Schroeder's death
A documentary concert production about "one of the most tragic moments of 20th century music history" (Gy.Kurtág)
what
A musical expedition to Hungary in the 70s by DieOrdnungDerDinge with works from the Ùj Zenei Stúdió
The “Studio for New Music” (Új Zenei Stúdió), founded in 1970 in Budapest, saw themselves as the Hungarian equivalent of the european and, in particular, American avant-garde of the time. Their aim was to promote in Hungary the progressive new music that was developed after the second world war (Cage/ Reich/Stockhausen/Boulez) as well as provide a platform for the innovative compositions of Hungarian composers that wanted to free themselves from the dominant compositional traditions.

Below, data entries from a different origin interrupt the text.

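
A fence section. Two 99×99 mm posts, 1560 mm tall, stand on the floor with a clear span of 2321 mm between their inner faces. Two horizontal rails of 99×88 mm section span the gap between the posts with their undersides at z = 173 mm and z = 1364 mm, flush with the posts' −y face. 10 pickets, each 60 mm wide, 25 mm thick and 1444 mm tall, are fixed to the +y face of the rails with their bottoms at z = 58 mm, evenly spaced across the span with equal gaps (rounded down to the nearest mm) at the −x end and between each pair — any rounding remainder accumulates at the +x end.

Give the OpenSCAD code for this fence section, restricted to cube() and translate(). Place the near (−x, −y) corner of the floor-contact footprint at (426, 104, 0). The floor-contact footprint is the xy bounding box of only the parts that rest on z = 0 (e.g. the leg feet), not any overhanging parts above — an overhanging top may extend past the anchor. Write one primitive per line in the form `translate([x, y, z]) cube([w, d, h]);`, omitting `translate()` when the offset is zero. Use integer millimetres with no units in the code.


translate([426, 104, 0]) cube([99, 99, 1560]);
translate([2846, 104, 0]) cube([99, 99, 1560]);
translate([525, 104, 173]) cube([2321, 99, 88]);
translate([525, 104, 1364]) cube([2321, 99, 88]);
translate([681, 203, 58]) cube([60, 25, 1444]);
translate([897, 203, 58]) cube([60, 25, 1444]);
translate([1113, 203, 58]) cube([60, 25, 1444]);
translate([1329, 203, 58]) cube([60, 25, 1444]);
translate([1545, 203, 58]) cube([60, 25, 1444]);
translate([1761, 203, 58]) cube([60, 25, 1444]);
translate([1977, 203, 58]) cube([60, 25, 1444]);
translate([2193, 203, 58]) cube([60, 25, 1444]);
translate([2409, 203, 58]) cube([60, 25, 1444]);
translate([2625, 203, 58]) cube([60, 25, 1444]);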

The collective search for new musical ideals and a new artistic mindset made the Új Zenei Stúdió one of the most important movements of the alternative art scene in Hungary at that time. Because of this they were suspiciously watched and spied upon by the repressive political regime.
Interestingly, if not ironically, many of the compositions that were deemed by the political system to be dangerous, were themselves built using the strictest systems (serial music, numeric systems) allowing the interpreter almost no room for artistic freedom.
Together with the Hungarian composer Samu Gryllus, DieOrdnungDerDinge create a concert collage with László Vidovszky’s “Schroeder’s Death” for pianist and three assistants as its centrepiece. This work is made up of an endless sequence of slightly varying chromatic scales. The assistants, following precise time codes, gradually prepare the strings inside the piano, at first altering the sounds and finally, little by little, silencing the piano.
Narrative material was provided by interviews with former members of the Ùj Zenei Stúdió and contemporary documents (e.g. only recently released spies’ reports about cultural events).